Queridos e queridas,

Um dos meus primeiros posts deste blog foi sobre o filme Um dia de fúria. Acho que este passará a ser um dos meus filmes de cabeceira. Assim como o filme Adeus, Lênin! (2003), dirigido por Wolfgang Becker, que faz uma crítica ao que a burocracia e o capitalismo tem de pior. Melhor um filme sobre a fúria do que uma explosão real de fúria. Será? Vejamos.
Há alguns meses, eu tentei locar um imóvel para abrir uma produtora. Entre mil e um documentos desta e de minhas encarnações passadas, eu precisava de uma negativa do banco, que por sua vez precisava de uma negativa de uma loja da qual sou cliente há dez mil anos atrás, que por sua vez informou-me, depois de eu repetir a mesma solicitação a dez mil pessoas, que eu tinha que aguardar o FLUXO. Que aguardar o que, eu queria garantir a locação, e expliquei ao gerente, com cópia oculta ao Obama e ao papa, que eu queria apenas o que era direito meu. Ledo engano.
Então, chorei. Não, não foi encenação, não sou atriz. Eu estava farta do fluxo, do sistema, do stress, do grande irmão. Eu só queria o que era direito meu. Então, o gerente agiu, o banco agiu, o papel chegou e o seguro-fiança negou. Motivo: mais renda, só a minha não era suficiente. Não preciso dizer que ele deve ter desconfiado... essa gente que quer abrir produtora e trabalhar com filmes... São americanos? Não. São da Globo? Não. Então...

Então me telefonaram nesta semana da grande rede de departamentos para me informar, educadamente, que o sistema tem lá uma cópia de uma declaração assinada por mim, e que se eu não fosse buscar ainda nesta semana, o tal documento seria arquivado em algum lugar deste planeta, por ordem do sistema, para seguir o fluxo. Como eu sou contra o sistema, e o fluxo que vá para aquele lugar, fui no mesmo dia resgatar o que afinal continha o meu nome.
Fui de novo atendida com um alto nível de educação, e com o mesmo nível de incompetência.

Aguardei pacientemente por mais de trinta minutos, enquanto um, depois dois, e depois três atendentes procuravam o tal documento. Enquanto isso, para não lembrar de Michael Douglas, passei a contemplar a decoração do local. Fiquei com pena deles. Como podem trabalhar e serem felizes em um lugar sem alma? Mas foi aí que eu vi algo estupendo, cena de cinema: uma caixa, provavelmente de sapatos, forrada cuidadosamente com um papel de embrulho bem bonito.
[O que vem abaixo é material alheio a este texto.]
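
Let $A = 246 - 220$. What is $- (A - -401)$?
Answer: $-427$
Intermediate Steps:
$A = 26$
$- (A - -401) = - (26 - -401) = - (26 + 401) = \left(-1\right) 427 = -427$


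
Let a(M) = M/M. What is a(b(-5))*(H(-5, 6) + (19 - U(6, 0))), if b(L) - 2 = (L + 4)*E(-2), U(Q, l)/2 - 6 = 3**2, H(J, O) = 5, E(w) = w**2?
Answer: -6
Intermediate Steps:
U(Q, l) = 30 (U(Q, l) = 12 + 2*3**2 = 12 + 2*9 = 12 + 18 = 30)
b(L) = 18 + 4*L (b(L) = 2 + (L + 4)*(-2)**2 = 2 + (4 + L)*4 = 2 + (16 + 4*L) = 18 + 4*L)
a(M) = 1
a(b(-5))*(H(-5, 6) + (19 - U(6, 0))) = 1*(5 + (19 - 1*30)) = 1*(5 + (19 - 30)) = 1*(5 - 11) = 1*(-6) = -6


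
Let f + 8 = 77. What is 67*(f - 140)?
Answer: -4757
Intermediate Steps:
f = 69 (f = -8 + 77 = 69)
67*(f - 140) = 67*(69 - 140) = 67*(-71) = -4757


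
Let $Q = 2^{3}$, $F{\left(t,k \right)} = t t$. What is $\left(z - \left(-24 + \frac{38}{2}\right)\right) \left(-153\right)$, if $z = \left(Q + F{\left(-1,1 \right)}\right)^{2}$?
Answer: $-13158$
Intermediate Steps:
$F{\left(t,k \right)} = t^{2}$
$Q = 8$
$z = 81$ ($z = \left(8 + \left(-1\right)^{2}\right)^{2} = \left(8 + 1\right)^{2} = 9^{2} = 81$)
$\left(z - \left(-24 + \frac{38}{2}\right)\right) \left(-153\right) = \left(81 - \left(-24 + \frac{38}{2}\right)\right) \left(-153\right) = \left(81 + \left(\left(-38\right) \frac{1}{2} + 24\right)\right) \left(-153\right) = \left(81 + \left(-19 + 24\right)\right) \left(-153\right) = \left(81 + 5\right) \left(-153\right) = 86 \left(-153\right) = -13158$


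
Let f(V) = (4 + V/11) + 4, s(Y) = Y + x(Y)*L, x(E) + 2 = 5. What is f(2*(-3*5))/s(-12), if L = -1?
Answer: -58/165 ≈ -0.35152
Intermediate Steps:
x(E) = 3 (x(E) = -2 + 5 = 3)
s(Y) = -3 + Y (s(Y) = Y + 3*(-1) = Y - 3 = -3 + Y)
f(V) = 8 + V/11 (f(V) = (4 + V*(1/11)) + 4 = (4 + V/11) + 4 = 8 + V/11)
f(2*(-3*5))/s(-12) = (8 + (2*(-3*5))/11)/(-3 - 12) = (8 + (2*(-15))/11)/(-15) = (8 + (1/11)*(-30))*(-1/15) = (8 - 30/11)*(-1/15) = (58/11)*(-1/15) = -58/165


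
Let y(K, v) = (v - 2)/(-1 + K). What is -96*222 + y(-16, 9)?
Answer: -362311/17 ≈ -21312.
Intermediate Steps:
y(K, v) = (-2 + v)/(-1 + K)
-96*222 + y(-16, 9) = -96*222 + (-2 + 9)/(-1 - 16) = -21312 + 7/(-17) = -21312 - 1/17*7 = -21312 - 7/17 = -362311/17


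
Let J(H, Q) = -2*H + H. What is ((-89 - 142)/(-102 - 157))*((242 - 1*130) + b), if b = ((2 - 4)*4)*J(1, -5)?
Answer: 3960/37 ≈ 107.03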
Na parte superior, uma etiqueta grande, onde estava escrito com letras lindas:
"Papéis de rascunho 2009".

Aí comecei a palpitar, suor frio, mãos trêmulas, tiques. Arritmia, síncope. Então, se eu tivesse ido resgatar uma folha de rascunho relativa ao ano de 2009, estaria resolvido o meu problema. O problema seria se eu quisesse uma folha de rascunho relativa ao ano de 2008... 2007 então? Estaria no arquivo morto? O que o sistema prevê em situações como essas?
Me diga, o que você faria em meu lugar?
Eu pensei em fazer greve, passeata, moção de repúdio. Ir na Delegacia do Consumidor. Procurar um advogado. Apostar na solidariedade humana. Ninguém mais compra na Grande Rede de Departamentos! Abaixo o Sistema!! E o fluxo que vá para... aquele lugar.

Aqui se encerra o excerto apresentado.